Hive Cluster Status 10/3/2019

Posted by on Thursday, 3 October, 2019

This morning we noticed that the Hive nodes were all marked offline. After a short investigation, it was discovered that there was an issue with configuration management, which we have since corrected. Ultimately, the impact from this should be negligible, as jobs that were running continued accordingly, while queued jobs were simply held until resources became available. After our correction, these jobs started as expected. Nonetheless, we want to ensure that the Hive cluster provides performance and reliability as expected, so if you find any problems in your workflow due to this minor hiccup, or for any problems you encounter moving forward, please do not hesitate to send an email to pace-support@oit.gatech.edu.

OIT Planned Maintenance

Posted by on Wednesday, 25 September, 2019

The OIT Network Services team will be performing a software upgrade on our campus Carrier-Grade NAT (CGN) appliances this week – see OIT Status for a full description. The affected subnet is the out of band management of the Hive/MRI servers; additionally, only internet-bound connections are being serviced. As such, no failures are expected for users of the Hive/MRI servers. Nonetheless, if you encounter connectivity issues to Hive resources, please do not hesitate to contact pace-support@oit.gatech.edu for assistance.

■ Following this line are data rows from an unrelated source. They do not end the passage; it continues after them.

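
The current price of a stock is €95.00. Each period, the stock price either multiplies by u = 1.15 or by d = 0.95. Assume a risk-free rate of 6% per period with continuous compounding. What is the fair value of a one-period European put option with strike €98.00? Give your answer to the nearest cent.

Risk-neutral probability p = (e^0.06 − 0.95)/(1.15 − 0.95) = 0.1118/0.2000 = 0.5592
Terminal stock prices: S_u = 109.2, S_d = 90.25
Terminal payoffs (K − S): max(-11.25, 0) = 0, max(7.75, 0) = 7.75
Node 0 (S = 95): V_0 = e^(−0.06)·[0.5592·0.0000 + 0.4408·7.7500] = 3.2174

€3.22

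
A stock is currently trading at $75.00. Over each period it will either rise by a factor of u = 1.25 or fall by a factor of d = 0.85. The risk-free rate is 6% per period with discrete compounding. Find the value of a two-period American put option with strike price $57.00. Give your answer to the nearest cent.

Risk-neutral probability p = (1 + 0.06 − 0.85)/(1.25 − 0.85) = 0.2100/0.4000 = 0.5250
Terminal stock prices: S_uu = 117.2, S_ud = 79.69, S_dd = 54.19
Terminal payoffs (K − S): max(-60.19, 0) = 0, max(-22.69, 0) = 0, max(2.813, 0) = 2.813
Node u (S = 93.75): continuation = 1/1.06·[0.5250·0.0000 + 0.4750·0.0000] = 0.0000; exercise value = 0.0000 ≤ continuation, so V_u = 0.0000
Node d (S = 63.75): continuation = 1/1.06·[0.5250·0.0000 + 0.4750·2.8125] = 1.2603; exercise value = 0.0000 ≤ continuation, so V_d = 1.2603
Node 0 (S = 75): continuation = 1/1.06·[0.5250·0.0000 + 0.4750·1.2603] = 0.5648; exercise value = 0.0000 ≤ continuation, so V_0 = 0.5648

$0.56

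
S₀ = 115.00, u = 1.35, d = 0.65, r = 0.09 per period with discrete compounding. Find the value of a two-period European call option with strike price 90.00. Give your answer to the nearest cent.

44.06

Risk-neutral probability p = (1 + 0.09 − 0.65)/(1.35 − 0.65) = 0.4400/0.7000 = 0.6286
Terminal stock prices: S_uu = 209.6, S_ud = 100.9, S_dd = 48.59
Terminal payoffs (S − K): max(119.6, 0) = 119.6, max(10.91, 0) = 10.91, max(-41.41, 0) = 0
Node u (S = 155.2): V_u = 1/1.09·[0.6286·119.5875 + 0.3714·10.9125] = 72.6812
Node d (S = 74.75): V_d = 1/1.09·[0.6286·10.9125 + 0.3714·0.0000] = 6.2929
Node 0 (S = 115): V_0 = 1/1.09·[0.6286·72.6812 + 0.3714·6.2929] = 44.0575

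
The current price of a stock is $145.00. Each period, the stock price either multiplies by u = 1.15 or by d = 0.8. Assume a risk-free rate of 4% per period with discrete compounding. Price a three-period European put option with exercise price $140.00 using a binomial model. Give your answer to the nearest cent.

$7.83

Risk-neutral probability p = (1 + 0.04 − 0.8)/(1.15 − 0.8) = 0.2400/0.3500 = 0.6857
Terminal stock prices: S_uuu = 220.5, S_uud = 153.4, S_udd = 106.7, S_ddd = 74.24
Terminal payoffs (K − S): max(-80.53, 0) = 0, max(-13.41, 0) = 0, max(33.28, 0) = 33.28, max(65.76, 0) = 65.76
Node uu (S = 191.8): V_uu = 1/1.04·[0.6857·0.0000 + 0.3143·0.0000] = 0.0000
Node ud (S = 133.4): V_ud = 1/1.04·[0.6857·0.0000 + 0.3143·33.2800] = 10.0571
Node dd (S = 92.8): V_dd = 1/1.04·[0.6857·33.2800 + 0.3143·65.7600] = 41.8154
Node u (S = 166.8): V_u = 1/1.04·[0.6857·0.0000 + 0.3143·10.0571] = 3.0392
Node d (S = 116): V_d = 1/1.04·[0.6857·10.0571 + 0.3143·41.8154] = 19.2676
Node 0 (S = 145): V_0 = 1/1.04·[0.6857·3.0392 + 0.3143·19.2676] = 7.8265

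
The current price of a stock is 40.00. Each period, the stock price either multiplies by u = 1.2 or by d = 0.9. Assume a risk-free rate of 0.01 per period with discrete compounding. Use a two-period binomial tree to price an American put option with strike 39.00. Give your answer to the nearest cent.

Risk-neutral probability p = (1 + 0.01 − 0.9)/(1.2 − 0.9) = 0.1100/0.3000 = 0.3667
Terminal stock prices: S_uu = 57.6, S_ud = 43.2, S_dd = 32.4
Terminal payoffs (K − S): max(-18.6, 0) = 0, max(-4.2, 0) = 0, max(6.6, 0) = 6.6
Node u (S = 48): continuation = 1/1.01·[0.3667·0.0000 + 0.6333·0.0000] = 0.0000; exercise value = 0.0000 ≤ continuation, so V_u = 0.0000
Node d (S = 36): continuation = 1/1.01·[0.3667·0.0000 + 0.6333·6.6000] = 4.1386; exercise value = 3.0000 ≤ continuation, so V_d = 4.1386
Node 0 (S = 40): continuation = 1/1.01·[0.3667·0.0000 + 0.6333·4.1386] = 2.5952; exercise value = 0.0000 ≤ continuation, so V_0 = 2.5952

2.60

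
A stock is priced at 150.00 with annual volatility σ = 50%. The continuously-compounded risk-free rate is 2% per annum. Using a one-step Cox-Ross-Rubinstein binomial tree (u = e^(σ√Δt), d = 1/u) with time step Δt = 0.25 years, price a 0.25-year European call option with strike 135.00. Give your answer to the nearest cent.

25.66

CRR parameters: u = e^(σ√Δt) = e^(0.5·√0.25) = 1.2840, d = 1/u = 0.7788
Per-period rate: rΔt = 0.02·0.25 = 0.005, so R = e^0.005 = 1.0050
Risk-neutral probability p = (e^0.005 − 0.7788)/(1.2840 − 0.7788) = 0.2262/0.5052 = 0.4477
Terminal stock prices: S_u = 192.6, S_d = 116.8
Terminal payoffs (S − K): max(57.6, 0) = 57.6, max(-18.18, 0) = 0
Node 0 (S = 150): V_0 = e^(−0.005)·[0.4477·57.6038 + 0.5523·0.0000] = 25.6632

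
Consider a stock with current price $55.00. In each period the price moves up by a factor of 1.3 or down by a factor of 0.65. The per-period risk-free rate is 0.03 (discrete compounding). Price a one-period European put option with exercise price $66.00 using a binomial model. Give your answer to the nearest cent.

Risk-neutral probability p = (1 + 0.03 − 0.65)/(1.3 − 0.65) = 0.3800/0.6500 = 0.5846
Terminal stock prices: S_u = 71.5, S_d = 35.75
Terminal payoffs (K − S): max(-5.5, 0) = 0, max(30.25, 0) = 30.25
Node 0 (S = 55): V_0 = 1/1.03·[0.5846·0.0000 + 0.4154·30.2500] = 12.1994

$12.20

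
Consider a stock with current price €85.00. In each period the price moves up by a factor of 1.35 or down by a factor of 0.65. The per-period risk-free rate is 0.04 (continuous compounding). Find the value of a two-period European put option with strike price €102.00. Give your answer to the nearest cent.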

[Resolved] Shared Clusters Scheduler Down

Posted by on Tuesday, 10 September, 2019

[Update – 9/10/2019 3:52 PM]

The shared scheduler has been restored to functionality. The issue stemmed from a large influx of jobs (>100,000) in less than 24 hours. As a reminder, the upcoming policy change on October 29, 2019, which limits the number of job submissions to 500 per user, is designed to mitigate this issue moving forward. If you feel your workflow may be impacted, please take the opportunity to read the documentation on parallel job solutions (job arraysGNU parallel and HTC Launcher) developed and put in place for users to quickly adapt their workflows accordingly. Currently, we have the following consulting sessions scheduled, with additional ones to be provided (check back for updates here).

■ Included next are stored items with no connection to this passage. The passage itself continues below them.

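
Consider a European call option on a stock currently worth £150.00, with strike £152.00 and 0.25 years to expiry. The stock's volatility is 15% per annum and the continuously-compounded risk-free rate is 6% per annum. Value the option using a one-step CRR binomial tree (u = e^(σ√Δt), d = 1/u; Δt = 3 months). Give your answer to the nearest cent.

CRR parameters: u = e^(σ√Δt) = e^(0.15·√0.25) = 1.0779, d = 1/u = 0.9277
Per-period rate: rΔt = 0.06·0.25 = 0.015, so R = e^0.015 = 1.0151
Risk-neutral probability p = (e^0.015 − 0.9277)/(1.0779 − 0.9277) = 0.0874/0.1501 = 0.5819
Terminal stock prices: S_u = 161.7, S_d = 139.2
Terminal payoffs (S − K): max(9.683, 0) = 9.683, max(-12.84, 0) = 0
Node 0 (S = 150): V_0 = e^(−0.015)·[0.5819·9.6826 + 0.4181·0.0000] = 5.5506

£5.55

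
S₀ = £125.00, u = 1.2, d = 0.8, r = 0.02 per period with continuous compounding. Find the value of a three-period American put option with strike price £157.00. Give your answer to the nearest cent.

£35.58

Risk-neutral probability p = (e^0.02 − 0.8)/(1.2 − 0.8) = 0.2202/0.4000 = 0.5505
Terminal stock prices: S_uuu = 216, S_uud = 144, S_udd = 96, S_ddd = 64
Terminal payoffs (K − S): max(-59, 0) = 0, max(13, 0) = 13, max(61, 0) = 61, max(93, 0) = 93
Node uu (S = 180): continuation = e^(−0.02)·[0.5505·0.0000 + 0.4495·13.0000] = 5.7277; exercise value = 0.0000 ≤ continuation, so V_uu = 5.7277
Node ud (S = 120): continuation = e^(−0.02)·[0.5505·13.0000 + 0.4495·61.0000] = 33.8912; exercise value = 37.0000 > continuation, so V_ud = 37.0000 (exercise)
Node dd (S = 80): continuation = e^(−0.02)·[0.5505·61.0000 + 0.4495·93.0000] = 73.8912; exercise value = 77.0000 > continuation, so V_dd = 77.0000 (exercise)
Node u (S = 150): continuation = e^(−0.02)·[0.5505·5.7277 + 0.4495·37.0000] = 19.3928; exercise value = 7.0000 ≤ continuation, so V_u = 19.3928
Node d (S = 100): continuation = e^(−0.02)·[0.5505·37.0000 + 0.4495·77.0000] = 53.8912; exercise value = 57.0000 > continuation, so V_d = 57.0000 (exercise)
Node 0 (S = 125): continuation = e^(−0.02)·[0.5505·19.3928 + 0.4495·57.0000] = 35.5784; exercise value = 32.0000 ≤ continuation, so V_0 = 35.5784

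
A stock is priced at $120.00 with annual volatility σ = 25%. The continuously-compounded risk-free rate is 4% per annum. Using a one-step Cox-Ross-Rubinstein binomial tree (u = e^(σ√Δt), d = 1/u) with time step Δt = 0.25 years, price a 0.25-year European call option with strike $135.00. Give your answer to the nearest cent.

$0.49

CRR parameters: u = e^(σ√Δt) = e^(0.25·√0.25) = 1.1331, d = 1/u = 0.8825
Per-period rate: rΔt = 0.04·0.25 = 0.01, so R = e^0.01 = 1.0101
Risk-neutral probability p = (e^0.01 − 0.8825)/(1.1331 − 0.8825) = 0.1276/0.2507 = 0.5089
Terminal stock prices: S_u = 136, S_d = 105.9
Terminal payoffs (S − K): max(0.9778, 0) = 0.9778, max(-29.1, 0) = 0
Node 0 (S = 120): V_0 = e^(−0.01)·[0.5089·0.9778 + 0.4911·0.0000] = 0.4926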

Upcoming Consulting sessions:

  • September 24, 1:00pm – 2:45pm, Molecular Sciences and Engineering Room 1201A
  • October 8, 1:00pm – 2:45pm, Molecular Sciences and Engineering Room 1201A
  • October 22, 1:00pm – 2:45pm, Molecular Sciences and Engineering Room 1201A

Again, the changes listed above will take effect on October 29, 2019.  After October 29, users will not be able to submit more than 500 jobs.

[Original]

The shared scheduler experienced an out-of-memory issue this morning at 7:44 AM, resulting in a hold on all jobs in the queues managed by this scheduler. This issue affects all users who submit jobs to PACE via the shared clusters headnodes (login-s). Currently you will experience hanging jobs when submitting a job. We ask that you refrain from submitting any new jobs until further notice while PACE team investigates the matter and restores functionality to the scheduler.

Currently the following queues are affected by this scheduler issue: apurimac-6,apurimacforce-6,b5-6,b5-prv-6,b5force-6,bench-gpu,benchmark,biobot,biocluster-6,bioforce-6,biohimem-6,casper,cee,ceeforce,chem-bigdata,chemprot,chemx,chemxforce,cns-24c,cns-48c,cns-6-intel,cnsforce-6,critcel,critcel-prv,critcelforce-6,cygnus,cygnus28,cygnus64-6,cygnusforce-6,cygnuspa-6,dimer-6,dimerforce-6,ece,eceforce-6,enveomics-6,faceoff,faceoffforce-6,flamel,flamelforce,force-6,force-gpu,gaanam,gaanam-h,gaanamforce,gpu-eval,habanero,habanero-gpu,hummus,hydra-gpu,hydraforce,hygene-6,hygeneforce-6,isabella-prv,isblforce-6,iw-shared-6,joe,joe-6,joe-bigshort,joe-fast,joe-test,joeforce,kastella,kastellaforce-6,lfgroup,math-6,mathforce-6,mcg-net,mcg-net-gpu,mday-test,metis,micro-largedata,microcluster,optimus,optimusforce-6,prometforce-6,prometheus,pvh,pvhforce,romberg,rombergforce,sagan,sonar-6,sonarforce-6,spartacus,spartacusfrc-6,spinons,spinonsforce,threshold,try-6,trybuy

We apologize for this inconvenience, and we appreciate your attention and patience.